Sharps & flats

Singer-songwriter Ron Sexsmith whispers sweetly.

Topics: Music,

Ron Sexsmith is a Canadian singer-songwriter celebrated for his winsome melodies, melancholy lyrics and a vulnerable vocal vibrato that recalls the royally depressed (and terribly gifted) 1960s songwriter Tim Hardin. It’s a noisy world in which to be a sensitive guy, which is why it was a good idea for Sexsmith and producers Mitchell Froom and Tchad Blake (Suzanne Vega, Los Lobos) to beef up the production of the singer’s third album, “Whereabouts.” Where the intimate arrangements on its predecessor, “Other Songs” (1997), fairly clung to the contours of Sexsmith’s acoustic guitar, instruments of a wider palette fill the more ambitious charts of “Whereabouts.”
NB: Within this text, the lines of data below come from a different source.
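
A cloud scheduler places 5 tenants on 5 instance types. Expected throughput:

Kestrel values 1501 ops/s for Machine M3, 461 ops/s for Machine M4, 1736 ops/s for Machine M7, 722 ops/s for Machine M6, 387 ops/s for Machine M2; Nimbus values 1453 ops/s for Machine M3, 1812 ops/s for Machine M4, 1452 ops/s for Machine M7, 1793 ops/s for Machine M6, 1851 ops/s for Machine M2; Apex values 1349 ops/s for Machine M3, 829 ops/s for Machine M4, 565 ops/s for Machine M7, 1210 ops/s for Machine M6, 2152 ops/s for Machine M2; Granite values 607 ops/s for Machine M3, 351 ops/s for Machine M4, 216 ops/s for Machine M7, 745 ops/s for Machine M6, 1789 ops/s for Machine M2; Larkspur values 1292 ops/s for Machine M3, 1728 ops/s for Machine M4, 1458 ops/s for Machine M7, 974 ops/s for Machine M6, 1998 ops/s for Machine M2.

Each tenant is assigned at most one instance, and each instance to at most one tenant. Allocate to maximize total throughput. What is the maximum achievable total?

Maximum total: 8395 ops/s

Optimal: Kestrel→Machine M7 (1736 ops/s), Nimbus→Machine M6 (1793 ops/s), Apex→Machine M3 (1349 ops/s), Granite→Machine M2 (1789 ops/s), Larkspur→Machine M4 (1728 ops/s) — total 1736+1793+1349+1789+1728 = 8395 ops/s.
Max-entry greedy (repeatedly take the single best remaining cell) gives 7737 ops/s, worse by 658.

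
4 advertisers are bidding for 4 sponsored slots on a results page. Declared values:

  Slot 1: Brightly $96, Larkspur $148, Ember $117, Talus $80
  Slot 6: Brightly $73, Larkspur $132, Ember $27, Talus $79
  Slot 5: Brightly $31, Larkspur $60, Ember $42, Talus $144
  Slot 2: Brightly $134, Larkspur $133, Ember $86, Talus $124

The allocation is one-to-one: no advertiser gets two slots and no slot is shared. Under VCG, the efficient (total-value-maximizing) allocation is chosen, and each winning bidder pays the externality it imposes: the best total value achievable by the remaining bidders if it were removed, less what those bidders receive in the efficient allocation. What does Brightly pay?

Brightly pays $1.

Efficient allocation: Brightly→Slot 2 ($134), Larkspur→Slot 6 ($132), Ember→Slot 1 ($117), Talus→Slot 5 ($144); total welfare W = $527.
Brightly receives Slot 2 at value $134, so the others get W − 134 = $393.
Without Brightly: best allocation of the remaining 3 bidders over all 4 slots is Larkspur→Slot 2 ($133), Ember→Slot 1 ($117), Talus→Slot 5 ($144), total $394.
VCG payment = (others' best without Brightly) − (others' welfare with Brightly) = 394 − 393 = $1.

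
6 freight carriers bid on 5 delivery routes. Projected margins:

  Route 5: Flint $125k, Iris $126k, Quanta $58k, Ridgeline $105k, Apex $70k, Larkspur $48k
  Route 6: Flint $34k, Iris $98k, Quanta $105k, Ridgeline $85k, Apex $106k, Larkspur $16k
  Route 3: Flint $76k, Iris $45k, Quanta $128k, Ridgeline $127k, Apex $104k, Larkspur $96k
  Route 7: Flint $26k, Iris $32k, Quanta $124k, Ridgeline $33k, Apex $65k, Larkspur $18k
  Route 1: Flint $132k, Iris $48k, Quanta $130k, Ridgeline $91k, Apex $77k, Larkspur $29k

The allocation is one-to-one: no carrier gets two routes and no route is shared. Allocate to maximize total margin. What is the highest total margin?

Maximum total: $615k

This is a one-to-one assignment (maximum-weight bipartite matching).
Optimal: Iris→Route 5 ($126k), Apex→Route 6 ($106k), Ridgeline→Route 3 ($127k), Quanta→Route 7 ($124k), Flint→Route 1 ($132k) — total 126+106+127+124+132 = $615k.
Max-entry greedy (repeatedly take the single best remaining cell) gives $525k, worse by 90.
Next-best assignment: Iris→Route 5, Apex→Route 6, Larkspur→Route 3, Quanta→Route 7, Flint→Route 1 = $584k.
Swapping Flint↔Apex (Flint→Route 6 $34k, Apex→Route 1 $77k) loses 127.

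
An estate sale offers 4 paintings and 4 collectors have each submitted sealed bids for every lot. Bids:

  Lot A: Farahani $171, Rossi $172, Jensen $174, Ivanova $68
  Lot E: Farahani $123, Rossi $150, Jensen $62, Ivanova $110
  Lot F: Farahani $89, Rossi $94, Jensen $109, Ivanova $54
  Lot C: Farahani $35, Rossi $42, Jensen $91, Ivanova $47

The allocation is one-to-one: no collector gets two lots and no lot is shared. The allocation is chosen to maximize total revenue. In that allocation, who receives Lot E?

Rossi receives Lot E.

Optimal: Farahani→Lot A ($171), Rossi→Lot E ($150), Jensen→Lot F ($109), Ivanova→Lot C ($47) — total 171+150+109+47 = $477.
Column-greedy (each lot in turn goes to its best remaining collector) gives $460, worse by 17.
Next-best assignment: Farahani→Lot A, Rossi→Lot E, Jensen→Lot C, Ivanova→Lot F = $466.
Rossi's own top lot is Lot A ($172), but forcing Rossi→Lot A and reassigning the rest optimally gives only $462 — worse by 15.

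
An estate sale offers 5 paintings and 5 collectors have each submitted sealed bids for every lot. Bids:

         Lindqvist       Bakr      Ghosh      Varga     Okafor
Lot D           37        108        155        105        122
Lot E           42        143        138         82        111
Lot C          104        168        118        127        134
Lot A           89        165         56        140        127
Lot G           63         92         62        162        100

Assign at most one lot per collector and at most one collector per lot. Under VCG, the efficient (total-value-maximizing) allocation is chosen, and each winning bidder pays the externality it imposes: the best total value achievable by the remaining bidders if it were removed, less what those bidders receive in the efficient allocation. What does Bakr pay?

Bakr pays $16.

Efficient allocation: Lindqvist→Lot C ($104), Bakr→Lot A ($165), Ghosh→Lot D ($155), Varga→Lot G ($162), Okafor→Lot E ($111); total welfare W = $697.
Bakr receives Lot A at value $165, so the others get W − 165 = $532.
Without Bakr: best allocation of the remaining 4 bidders over all 5 lots is Lindqvist→Lot C ($104), Ghosh→Lot D ($155), Varga→Lot G ($162), Okafor→Lot A ($127), total $548.
VCG payment = (others' best without Bakr) − (others' welfare with Bakr) = 548 − 532 = $16.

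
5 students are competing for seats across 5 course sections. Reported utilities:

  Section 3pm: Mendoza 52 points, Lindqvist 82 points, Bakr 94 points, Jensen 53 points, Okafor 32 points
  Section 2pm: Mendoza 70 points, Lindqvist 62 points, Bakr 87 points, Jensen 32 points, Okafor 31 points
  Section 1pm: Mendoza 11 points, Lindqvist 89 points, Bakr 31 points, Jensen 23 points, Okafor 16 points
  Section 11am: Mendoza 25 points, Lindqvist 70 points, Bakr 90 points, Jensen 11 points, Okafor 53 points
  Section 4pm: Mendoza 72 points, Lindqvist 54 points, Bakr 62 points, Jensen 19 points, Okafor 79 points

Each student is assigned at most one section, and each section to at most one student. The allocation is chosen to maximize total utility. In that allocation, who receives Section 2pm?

This is the linear assignment problem.
Optimal: Mendoza→Section 2pm (70 points), Lindqvist→Section 1pm (89 points), Bakr→Section 11am (90 points), Jensen→Section 3pm (53 points), Okafor→Section 4pm (79 points) — total 70+89+90+53+79 = 381 points.
Next-best assignment: Mendoza→Section 4pm, Lindqvist→Section 1pm, Bakr→Section 2pm, Jensen→Section 3pm, Okafor→Section 11am = 354 points.
Mendoza's own top section is Section 4pm (72 points), but forcing Mendoza→Section 4pm and reassigning the rest optimally gives only 354 points — worse by 27.

Mendoza receives Section 2pm.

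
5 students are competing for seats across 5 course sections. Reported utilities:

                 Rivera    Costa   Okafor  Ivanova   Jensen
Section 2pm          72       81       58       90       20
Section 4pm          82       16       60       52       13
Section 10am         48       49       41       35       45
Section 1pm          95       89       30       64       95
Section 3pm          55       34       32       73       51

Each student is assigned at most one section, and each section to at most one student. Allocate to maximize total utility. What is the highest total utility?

Treat this as an assignment problem: match each student to one section.
Optimal: Rivera→Section 4pm (82 points), Costa→Section 2pm (81 points), Okafor→Section 10am (41 points), Ivanova→Section 3pm (73 points), Jensen→Section 1pm (95 points) — total 82+81+41+73+95 = 372 points.
Checked against all permutations: 372 points is optimal.

Maximum total: 372 points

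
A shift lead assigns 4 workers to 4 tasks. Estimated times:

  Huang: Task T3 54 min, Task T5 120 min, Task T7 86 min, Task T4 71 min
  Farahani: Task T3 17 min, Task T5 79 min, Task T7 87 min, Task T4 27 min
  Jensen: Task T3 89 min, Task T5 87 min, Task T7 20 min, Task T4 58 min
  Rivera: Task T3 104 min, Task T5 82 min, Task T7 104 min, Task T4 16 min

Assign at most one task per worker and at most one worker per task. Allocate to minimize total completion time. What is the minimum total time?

Minimum total: 169 min

This is the linear assignment problem.
Optimal: Huang→Task T3 (54 min), Farahani→Task T5 (79 min), Jensen→Task T7 (20 min), Rivera→Task T4 (16 min) — total 54+79+20+16 = 169 min.
Row-greedy (each worker in turn takes its cheapest remaining task) gives 183 min, worse by 14.
Next-best assignment: Huang→Task T5, Farahani→Task T3, Jensen→Task T7, Rivera→Task T4 = 173 min.
Swapping Huang↔Jensen (Huang→Task T7 86 min, Jensen→Task T3 89 min) adds 101.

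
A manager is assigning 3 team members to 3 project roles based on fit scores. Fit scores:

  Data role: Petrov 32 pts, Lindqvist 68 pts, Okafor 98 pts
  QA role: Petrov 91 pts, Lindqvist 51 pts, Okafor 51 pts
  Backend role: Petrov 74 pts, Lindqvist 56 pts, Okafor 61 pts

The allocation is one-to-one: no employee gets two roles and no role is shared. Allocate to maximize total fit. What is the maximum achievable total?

Max total: 245 pts

Optimal: Petrov→QA role (91 pts), Lindqvist→Backend role (56 pts), Okafor→Data role (98 pts) — total 91+56+98 = 245 pts.
Row-greedy (each employee in turn takes its best remaining role) gives 220 pts, worse by 25.
Swapping Lindqvist↔Petrov (Lindqvist→QA role 51 pts, Petrov→Backend role 74 pts) loses 22.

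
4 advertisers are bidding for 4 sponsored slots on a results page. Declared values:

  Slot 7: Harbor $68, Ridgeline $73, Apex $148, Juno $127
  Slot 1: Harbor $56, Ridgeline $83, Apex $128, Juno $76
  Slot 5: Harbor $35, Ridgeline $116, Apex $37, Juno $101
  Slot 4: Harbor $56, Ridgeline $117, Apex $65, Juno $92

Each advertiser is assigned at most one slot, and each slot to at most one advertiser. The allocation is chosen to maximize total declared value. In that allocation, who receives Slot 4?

Harbor receives Slot 4.

Optimal: Harbor→Slot 4 ($56), Ridgeline→Slot 5 ($116), Apex→Slot 1 ($128), Juno→Slot 7 ($127) — total 56+116+128+127 = $427.
Column-greedy (each slot in turn goes to its best remaining advertiser) gives $388, worse by 39.
Swapping Juno↔Ridgeline (Juno→Slot 5 $101, Ridgeline→Slot 7 $73) loses 69.
No other one-to-one assignment exceeds $427.
Harbor's own top slot is Slot 7 ($68), but forcing Harbor→Slot 7 and reassigning the rest optimally gives only $414 — worse by 13.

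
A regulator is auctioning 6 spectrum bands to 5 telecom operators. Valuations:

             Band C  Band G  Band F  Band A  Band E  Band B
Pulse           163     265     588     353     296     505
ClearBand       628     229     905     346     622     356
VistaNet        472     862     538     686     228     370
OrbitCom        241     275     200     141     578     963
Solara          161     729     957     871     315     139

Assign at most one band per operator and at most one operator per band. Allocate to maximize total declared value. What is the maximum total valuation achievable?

Optimal: Pulse→Band F ($588M), ClearBand→Band C ($628M), VistaNet→Band G ($862M), OrbitCom→Band B ($963M), Solara→Band A ($871M) — total 588+628+862+963+871 = $3912M.
Column-greedy (each band in turn goes to its best remaining operator) gives $3378M, worse by 534.
Next-best assignment: Pulse→Band F, ClearBand→Band E, VistaNet→Band G, OrbitCom→Band B, Solara→Band A = $3906M.

Max total: $3912M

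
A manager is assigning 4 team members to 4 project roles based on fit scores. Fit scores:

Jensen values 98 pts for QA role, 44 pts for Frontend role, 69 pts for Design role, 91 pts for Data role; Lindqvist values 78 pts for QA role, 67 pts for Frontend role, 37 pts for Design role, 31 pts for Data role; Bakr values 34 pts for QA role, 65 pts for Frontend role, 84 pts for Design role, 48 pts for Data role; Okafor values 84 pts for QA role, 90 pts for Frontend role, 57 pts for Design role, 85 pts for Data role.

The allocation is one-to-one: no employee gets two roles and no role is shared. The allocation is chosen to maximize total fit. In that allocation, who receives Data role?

Optimal: Jensen→Data role (91 pts), Lindqvist→QA role (78 pts), Bakr→Design role (84 pts), Okafor→Frontend role (90 pts) — total 91+78+84+90 = 343 pts.
Column-greedy (each role in turn goes to its best remaining employee) gives 303 pts, worse by 40.
Next-best assignment: Jensen→QA role, Lindqvist→Frontend role, Bakr→Design role, Okafor→Data role = 334 pts.
Jensen's own top role is QA role (98 pts), but forcing Jensen→QA role and reassigning the rest optimally gives only 334 pts — worse by 9.

Jensen receives Data role.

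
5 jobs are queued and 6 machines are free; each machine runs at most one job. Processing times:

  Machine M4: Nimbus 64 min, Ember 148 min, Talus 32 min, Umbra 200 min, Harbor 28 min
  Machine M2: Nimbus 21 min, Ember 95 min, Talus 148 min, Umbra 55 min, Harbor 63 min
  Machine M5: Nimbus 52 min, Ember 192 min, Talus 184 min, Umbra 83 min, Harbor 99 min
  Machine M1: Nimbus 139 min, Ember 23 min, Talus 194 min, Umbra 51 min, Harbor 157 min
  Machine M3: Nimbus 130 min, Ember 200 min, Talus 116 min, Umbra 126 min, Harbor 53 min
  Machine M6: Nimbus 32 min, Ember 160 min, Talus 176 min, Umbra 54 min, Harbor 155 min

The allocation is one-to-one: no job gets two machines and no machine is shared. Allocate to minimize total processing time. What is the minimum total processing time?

Min total: 183 min

This is the linear assignment problem.
Optimal: Nimbus→Machine M2 (21 min), Ember→Machine M1 (23 min), Talus→Machine M4 (32 min), Umbra→Machine M6 (54 min), Harbor→Machine M3 (53 min) — total 21+23+32+54+53 = 183 min.
Column-greedy (each machine in turn goes to its cheapest remaining job) gives 271 min, worse by 88.
Swapping Ember↔Harbor (Ember→Machine M3 200 min, Harbor→Machine M1 157 min) adds 281.
No other one-to-one assignment undercuts 183 min.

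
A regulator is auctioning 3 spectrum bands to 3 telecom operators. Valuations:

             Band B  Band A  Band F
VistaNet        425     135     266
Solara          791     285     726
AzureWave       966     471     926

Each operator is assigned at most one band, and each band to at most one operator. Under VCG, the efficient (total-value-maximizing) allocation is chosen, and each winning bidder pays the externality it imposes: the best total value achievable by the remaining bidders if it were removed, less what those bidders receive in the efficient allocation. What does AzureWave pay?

Efficient allocation: VistaNet→Band A ($135M), Solara→Band B ($791M), AzureWave→Band F ($926M); total welfare W = $1852M.
AzureWave receives Band F at value $926M, so the others get W − 926 = $926M.
Without AzureWave: best allocation of the remaining 2 bidders over all 3 bands is VistaNet→Band B ($425M), Solara→Band F ($726M), total $1151M.
VCG payment = (others' best without AzureWave) − (others' welfare with AzureWave) = 1151 − 926 = $225M.

AzureWave pays $225M.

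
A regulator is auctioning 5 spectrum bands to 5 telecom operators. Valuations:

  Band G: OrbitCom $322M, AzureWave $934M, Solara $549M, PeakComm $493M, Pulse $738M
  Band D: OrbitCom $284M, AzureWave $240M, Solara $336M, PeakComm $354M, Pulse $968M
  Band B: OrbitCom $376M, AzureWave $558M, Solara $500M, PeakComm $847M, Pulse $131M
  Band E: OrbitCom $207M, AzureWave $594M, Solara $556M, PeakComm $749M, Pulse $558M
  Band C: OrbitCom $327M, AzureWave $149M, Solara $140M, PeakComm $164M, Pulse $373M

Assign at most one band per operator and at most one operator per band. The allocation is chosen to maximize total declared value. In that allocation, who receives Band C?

OrbitCom receives Band C.

Optimal: OrbitCom→Band C ($327M), AzureWave→Band G ($934M), Solara→Band E ($556M), PeakComm→Band B ($847M), Pulse→Band D ($968M) — total 327+934+556+847+968 = $3632M.
Row-greedy (each operator in turn takes its best remaining band) gives $2593M, worse by 1039.
Next-best assignment: OrbitCom→Band C, AzureWave→Band G, Solara→Band B, PeakComm→Band E, Pulse→Band D = $3478M.
Swapping OrbitCom↔PeakComm (OrbitCom→Band B $376M, PeakComm→Band C $164M) loses 634.
OrbitCom's own top band is Band B ($376M), but forcing OrbitCom→Band B and reassigning the rest optimally gives only $3167M — worse by 465.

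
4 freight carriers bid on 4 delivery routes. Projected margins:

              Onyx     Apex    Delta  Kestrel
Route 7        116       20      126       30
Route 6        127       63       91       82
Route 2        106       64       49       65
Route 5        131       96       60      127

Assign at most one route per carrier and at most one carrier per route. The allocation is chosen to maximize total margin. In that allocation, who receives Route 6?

Onyx receives Route 6.

Optimal: Onyx→Route 6 ($127k), Apex→Route 2 ($64k), Delta→Route 7 ($126k), Kestrel→Route 5 ($127k) — total 127+64+126+127 = $444k.
Row-greedy (each carrier in turn takes its best remaining route) gives $403k, worse by 41.
Next-best assignment: Onyx→Route 2, Apex→Route 6, Delta→Route 7, Kestrel→Route 5 = $422k.
Swapping Delta↔Onyx (Delta→Route 6 $91k, Onyx→Route 7 $116k) loses 46.
Onyx's own top route is Route 5 ($131k), but forcing Onyx→Route 5 and reassigning the rest optimally gives only $403k — worse by 41.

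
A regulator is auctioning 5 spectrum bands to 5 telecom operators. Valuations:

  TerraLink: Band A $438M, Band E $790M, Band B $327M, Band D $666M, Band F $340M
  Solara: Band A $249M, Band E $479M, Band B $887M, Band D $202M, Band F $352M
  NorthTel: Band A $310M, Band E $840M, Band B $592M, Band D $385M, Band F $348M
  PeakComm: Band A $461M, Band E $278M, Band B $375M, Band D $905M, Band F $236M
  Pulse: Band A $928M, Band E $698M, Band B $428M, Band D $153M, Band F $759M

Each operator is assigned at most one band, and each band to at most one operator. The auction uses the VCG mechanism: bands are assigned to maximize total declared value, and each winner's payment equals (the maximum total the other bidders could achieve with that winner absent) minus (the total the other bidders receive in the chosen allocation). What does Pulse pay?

Pulse pays $98M.

Efficient allocation: TerraLink→Band F ($340M), Solara→Band B ($887M), NorthTel→Band E ($840M), PeakComm→Band D ($905M), Pulse→Band A ($928M); total welfare W = $3900M.
Pulse receives Band A at value $928M, so the others get W − 928 = $2972M.
Without Pulse: best allocation of the remaining 4 bidders over all 5 bands is TerraLink→Band A ($438M), Solara→Band B ($887M), NorthTel→Band E ($840M), PeakComm→Band D ($905M), total $3070M.
VCG payment = (others' best without Pulse) − (others' welfare with Pulse) = 3070 − 2972 = $98M.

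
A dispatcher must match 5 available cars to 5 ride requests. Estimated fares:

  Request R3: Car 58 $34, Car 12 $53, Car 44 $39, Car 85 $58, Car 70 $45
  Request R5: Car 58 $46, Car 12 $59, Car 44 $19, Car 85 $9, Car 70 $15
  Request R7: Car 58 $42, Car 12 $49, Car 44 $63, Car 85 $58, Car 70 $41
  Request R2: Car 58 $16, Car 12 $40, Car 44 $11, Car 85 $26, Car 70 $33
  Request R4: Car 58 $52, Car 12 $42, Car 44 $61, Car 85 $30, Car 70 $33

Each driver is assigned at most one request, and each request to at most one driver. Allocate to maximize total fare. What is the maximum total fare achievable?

Optimal: Car 58→Request R4 ($52), Car 12→Request R5 ($59), Car 44→Request R7 ($63), Car 85→Request R3 ($58), Car 70→Request R2 ($33) — total 52+59+63+58+33 = $265.
Next-best assignment: Car 58→Request R7, Car 12→Request R5, Car 44→Request R4, Car 85→Request R3, Car 70→Request R2 = $253.

Maximum total: $265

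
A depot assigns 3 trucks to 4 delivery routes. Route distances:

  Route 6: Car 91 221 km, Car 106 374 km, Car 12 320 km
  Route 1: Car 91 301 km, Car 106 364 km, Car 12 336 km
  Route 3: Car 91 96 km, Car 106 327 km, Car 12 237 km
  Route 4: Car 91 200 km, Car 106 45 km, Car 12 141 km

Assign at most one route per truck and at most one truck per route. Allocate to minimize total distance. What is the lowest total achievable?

This is the linear assignment problem.
Optimal: Car 91→Route 3 (96 km), Car 106→Route 4 (45 km), Car 12→Route 6 (320 km) — total 96+45+320 = 461 km.
Next-best assignment: Car 91→Route 3, Car 106→Route 4, Car 12→Route 1 = 477 km.

Min total: 461 km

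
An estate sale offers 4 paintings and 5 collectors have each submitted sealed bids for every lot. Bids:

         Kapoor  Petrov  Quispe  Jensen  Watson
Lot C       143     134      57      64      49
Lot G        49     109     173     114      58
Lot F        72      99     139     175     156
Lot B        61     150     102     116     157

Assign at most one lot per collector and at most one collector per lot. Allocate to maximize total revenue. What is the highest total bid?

This is a one-to-one assignment (maximum-weight bipartite matching).
Optimal: Kapoor→Lot C ($143), Quispe→Lot G ($173), Jensen→Lot F ($175), Watson→Lot B ($157) — total 143+173+175+157 = $648.
Row-greedy (each collector in turn takes its best remaining lot) gives $641, worse by 7.
Next-best assignment: Kapoor→Lot C, Quispe→Lot G, Jensen→Lot F, Petrov→Lot B = $641.
No other one-to-one assignment exceeds $648.

Maximum total: $648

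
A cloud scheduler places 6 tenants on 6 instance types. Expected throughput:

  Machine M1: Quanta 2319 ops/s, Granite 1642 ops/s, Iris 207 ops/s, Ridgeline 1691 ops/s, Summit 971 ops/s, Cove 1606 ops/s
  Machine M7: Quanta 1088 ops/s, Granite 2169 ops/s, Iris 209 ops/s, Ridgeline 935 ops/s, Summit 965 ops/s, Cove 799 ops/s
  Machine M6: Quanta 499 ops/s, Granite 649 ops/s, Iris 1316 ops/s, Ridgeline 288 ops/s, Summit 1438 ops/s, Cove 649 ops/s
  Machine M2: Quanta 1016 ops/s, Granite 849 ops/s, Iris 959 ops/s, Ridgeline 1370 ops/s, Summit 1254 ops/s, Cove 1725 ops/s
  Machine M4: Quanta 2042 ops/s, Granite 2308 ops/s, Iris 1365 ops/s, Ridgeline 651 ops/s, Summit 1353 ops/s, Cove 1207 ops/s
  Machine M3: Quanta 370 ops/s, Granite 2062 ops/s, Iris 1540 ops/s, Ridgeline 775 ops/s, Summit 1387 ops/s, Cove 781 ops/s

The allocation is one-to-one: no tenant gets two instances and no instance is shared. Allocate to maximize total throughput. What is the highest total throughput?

This is a one-to-one assignment (maximum-weight bipartite matching).
Optimal: Quanta→Machine M4 (2042 ops/s), Granite→Machine M7 (2169 ops/s), Iris→Machine M3 (1540 ops/s), Ridgeline→Machine M1 (1691 ops/s), Summit→Machine M6 (1438 ops/s), Cove→Machine M2 (1725 ops/s) — total 2042+2169+1540+1691+1438+1725 = 10605 ops/s.
Row-greedy (each tenant in turn takes its best remaining instance) gives 9774 ops/s, worse by 831.
Next-best assignment: Quanta→Machine M4, Granite→Machine M7, Iris→Machine M6, Ridgeline→Machine M1, Summit→Machine M3, Cove→Machine M2 = 10330 ops/s.
Swapping Quanta↔Iris (Quanta→Machine M3 370 ops/s, Iris→Machine M4 1365 ops/s) loses 1847.
Every other assignment is strictly worse.

Max total: 10605 ops/s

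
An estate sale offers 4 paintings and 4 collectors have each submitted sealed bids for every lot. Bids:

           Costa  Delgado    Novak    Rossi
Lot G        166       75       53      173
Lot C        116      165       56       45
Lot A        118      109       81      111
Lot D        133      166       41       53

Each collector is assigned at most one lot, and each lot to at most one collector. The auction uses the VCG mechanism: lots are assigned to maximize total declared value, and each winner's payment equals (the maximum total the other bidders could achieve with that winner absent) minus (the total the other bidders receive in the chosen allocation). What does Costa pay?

Costa pays $1.

Efficient allocation: Costa→Lot D ($133), Delgado→Lot C ($165), Novak→Lot A ($81), Rossi→Lot G ($173); total welfare W = $552.
Costa receives Lot D at value $133, so the others get W − 133 = $419.
Without Costa: best allocation of the remaining 3 bidders over all 4 lots is Delgado→Lot D ($166), Novak→Lot A ($81), Rossi→Lot G ($173), total $420.
VCG payment = (others' best without Costa) − (others' welfare with Costa) = 420 − 419 = $1.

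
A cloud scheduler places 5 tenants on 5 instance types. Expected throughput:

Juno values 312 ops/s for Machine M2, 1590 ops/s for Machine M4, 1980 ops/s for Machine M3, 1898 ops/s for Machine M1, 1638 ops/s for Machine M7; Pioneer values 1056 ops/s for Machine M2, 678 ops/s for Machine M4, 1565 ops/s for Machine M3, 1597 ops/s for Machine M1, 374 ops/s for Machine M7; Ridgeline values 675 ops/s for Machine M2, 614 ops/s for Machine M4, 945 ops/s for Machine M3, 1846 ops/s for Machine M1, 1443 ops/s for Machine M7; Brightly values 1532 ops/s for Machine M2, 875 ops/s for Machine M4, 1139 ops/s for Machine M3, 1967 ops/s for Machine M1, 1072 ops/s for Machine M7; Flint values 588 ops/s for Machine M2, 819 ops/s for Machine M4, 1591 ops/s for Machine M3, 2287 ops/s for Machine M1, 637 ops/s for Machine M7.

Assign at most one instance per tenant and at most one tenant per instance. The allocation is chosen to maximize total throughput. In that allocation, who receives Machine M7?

Ridgeline receives Machine M7.

Optimal: Juno→Machine M4 (1590 ops/s), Pioneer→Machine M3 (1565 ops/s), Ridgeline→Machine M7 (1443 ops/s), Brightly→Machine M2 (1532 ops/s), Flint→Machine M1 (2287 ops/s) — total 1590+1565+1443+1532+2287 = 8417 ops/s.
Max-entry greedy (repeatedly take the single best remaining cell) gives 7920 ops/s, worse by 497.
Next-best assignment: Juno→Machine M3, Pioneer→Machine M4, Ridgeline→Machine M7, Brightly→Machine M2, Flint→Machine M1 = 7920 ops/s.
No other one-to-one assignment exceeds 8417 ops/s.
Ridgeline's own top instance is Machine M1 (1846 ops/s), but forcing Ridgeline→Machine M1 and reassigning the rest optimally gives only 7400 ops/s — worse by 1017.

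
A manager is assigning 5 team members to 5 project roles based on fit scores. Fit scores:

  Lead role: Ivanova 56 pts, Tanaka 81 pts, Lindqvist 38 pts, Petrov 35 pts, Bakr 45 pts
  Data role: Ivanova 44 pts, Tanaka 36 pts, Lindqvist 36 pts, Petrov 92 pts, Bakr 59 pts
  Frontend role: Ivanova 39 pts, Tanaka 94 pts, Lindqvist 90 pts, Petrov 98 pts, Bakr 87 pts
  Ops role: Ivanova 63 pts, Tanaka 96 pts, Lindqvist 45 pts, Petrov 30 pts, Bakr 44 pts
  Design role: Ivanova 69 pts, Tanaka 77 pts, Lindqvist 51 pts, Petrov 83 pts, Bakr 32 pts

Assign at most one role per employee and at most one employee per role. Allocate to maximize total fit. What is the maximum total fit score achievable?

Maximum total: 392 pts

Optimal: Ivanova→Design role (69 pts), Tanaka→Ops role (96 pts), Lindqvist→Frontend role (90 pts), Petrov→Data role (92 pts), Bakr→Lead role (45 pts) — total 69+96+90+92+45 = 392 pts.
Column-greedy (each role in turn goes to its best remaining employee) gives 358 pts, worse by 34.
Next-best assignment: Ivanova→Lead role, Tanaka→Ops role, Lindqvist→Frontend role, Petrov→Design role, Bakr→Data role = 384 pts.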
“Riverbed” would have drowned in lyrical clichis without such elaboration. But just as patience begins to wear thin at the second verse, a clarinet offers a flavorful accompaniment, followed at the chorus by the addition of strings and a sweetly plunking banjo. In this gently unfolding manner, a simple folk tune becomes a memorable pop song. Sexsmith also has a gift for melodic phrasing. On “Beautiful View,” the ear candy isn’t the layers of strings, but the way his rhythmic enunciation breathes life into an otherwise pedestrian pledge: “There’s nothing I would rather do than sit and talk with you.”

Sexsmith and fellow cult hero Elliott Smith share an affection for the mid-tempo pop style of the Beatles (Sexsmith can also recall Ray Davies of the Kinks). But where Smith limits himself by recording most of his basic tracks as a one-man-band, Sexsmith plays guitar in a terrific quartet that includes Froom on keyboards and Pete Thomas (of Elvis Costello’s Attractions) on the drums. If only these crackerjack players had inspired Sexsmith to pump up the record: As is, it suffers from too many mid-tempo grooves. Still, from the light Memphis soul of “Right About Now” to the oddly whimsical “Idiot Boy,” Sexsmith’s “Whereabouts” shows compelling musical growth from a songwriter who has already established himself as a master of the game.

John Milward is a New York freelance writer.